J’emporterai dans mon carton, avec quelques disques, et autres choses importantes, mes livres de chevet du moment. J’appellerai ce carton mon « carton de chevet ». Une sélection pour les vacances de mes lectures. Vous n’en aurez que peu à faire, mais je le fais pour moi, comme un journal, pour me rappeler ce moment de mon déménagement.
Il y a beaucoup de livres. Je vous en livre deux pour commencer.
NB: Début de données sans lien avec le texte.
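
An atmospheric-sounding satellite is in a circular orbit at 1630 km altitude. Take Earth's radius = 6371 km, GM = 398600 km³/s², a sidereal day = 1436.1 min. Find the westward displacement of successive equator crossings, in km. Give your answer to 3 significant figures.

Semi-major axis a = 6371 + 1630 = 8001 km. Period T = 2π√(a³/μ) = 2π√(8001³/398600) = 7122.4 s = 118.71 min.
During one orbit Earth rotates (7122.4 / 86166) × 360° = 29.76°.
At the equator that is 29.76° × (2π·6371/360) km/° = 29.76 × 111.2 = 3309 km.

3310 km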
Le camp des morts*, de Craig Johnson, a compté dans mes lectures il y a plusieurs mois, et s’il est resté à mon chevet aussi longtemps, ce devait être pour ne pas oublier d’en parler. Le shérif Walt Longmire que l’on retrouve un mois après son aventure de fin d’automne dans Little Bird, est cette fois pris au piège de l’hiver, plus d’une fois au fil du roman. Il soupçonne son prédécesseur l’ex-shérif du comté d’Absaroka et vieil acolyte, d’un meurtre des dizaines d’années avant que l’ex-shérif ne devienne shérif. Il défendait la femme qu’il aimait, malheureusement épouse du disparu. Regretté disparu ? Pas tant que ça. On apprend bien vite que c’était une ordure. Et le shérif, ce bon vieux Walt, se laisse aller à se dire que c’est pas plus mal comme ça, qu’il ait disparu, tué ou pas. Le lecteur y pense aussi.
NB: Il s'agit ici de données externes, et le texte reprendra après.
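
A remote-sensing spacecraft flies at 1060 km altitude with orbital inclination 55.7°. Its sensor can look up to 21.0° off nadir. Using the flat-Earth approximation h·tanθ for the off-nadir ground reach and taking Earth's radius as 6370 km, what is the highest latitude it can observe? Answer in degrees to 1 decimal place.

For a prograde orbit the ground track reaches latitude ±i = ±55.7°.
Sensor half-swath on the ground ≈ 1060·tan(21.0°) = 407 km = 3.66° of latitude.
Maximum observable latitude ≈ 55.7 + 3.66 = 59.4°.

59.4°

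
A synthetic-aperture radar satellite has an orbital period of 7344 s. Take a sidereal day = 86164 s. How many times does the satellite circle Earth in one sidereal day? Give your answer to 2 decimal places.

11.73

Orbits per sidereal day = 86164 / 7344.0 = 11.733.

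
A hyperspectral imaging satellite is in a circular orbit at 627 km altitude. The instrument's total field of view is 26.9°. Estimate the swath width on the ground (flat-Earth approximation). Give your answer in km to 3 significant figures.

300 km

Half-angle = 26.9°/2 = 13.45°.
Swath width ≈ 2h·tan(θ/2) = 2 × 627 × tan(13.45°) = 299.9 km.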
Pour rester dans le polar, car il faut toujours au moins deux romans policiers pour passer l’été, j’ai au-dessus des autres livres, une édition cadeau chez Folio de trois aventures de Sherlock Holmes, offerte avec le DVD de Guy Ritchie (Snatch, etc), dans lequel film on réapprend que le célèbre détective so british aimait la bagarre et était un peu tortillé du cerveau. On le voit en spécialiste d’un genre prédécesseur de l’ultimate fight, boxe de l’époque, on le voit graver aux balles de revolver les initiales VG dans son plafond. VR qui, nous apprend le cher docteur Watson dans les aventures romancées, signifient Victoria Regina. Si je n’avais pas peur de me ridiculiser face à mon manque de culture, je traduirais ces mots latins par un Longue vie à la reine Victoria, dont nous savons tous l’amour que lui vouaient les anglais. Les aventures de Sherlock Holmes, ce sont des perles de classicisme et d’esprit de déduction. À se tordre. Après avoir (re)lu Manchette ou Hammett, replongez vous dans les textes fondateurs du genre. Disponible chez « Bouquins » Robert Laffont en deux volumes ou en Folio, en Bilingue pour être un tantinet sérieux. 

C’est tout pour aujourd’hui, et si vous êtes sages, je reviendrai la semaine prochaine vous conter ma sélection de chevet de la rentrée littéraire…

*Le camp des morts, de Craig Johnson, éd. Gallmeister « Noire », trad. Sophie Aslanides, 23,50€, Paris, avril 2010.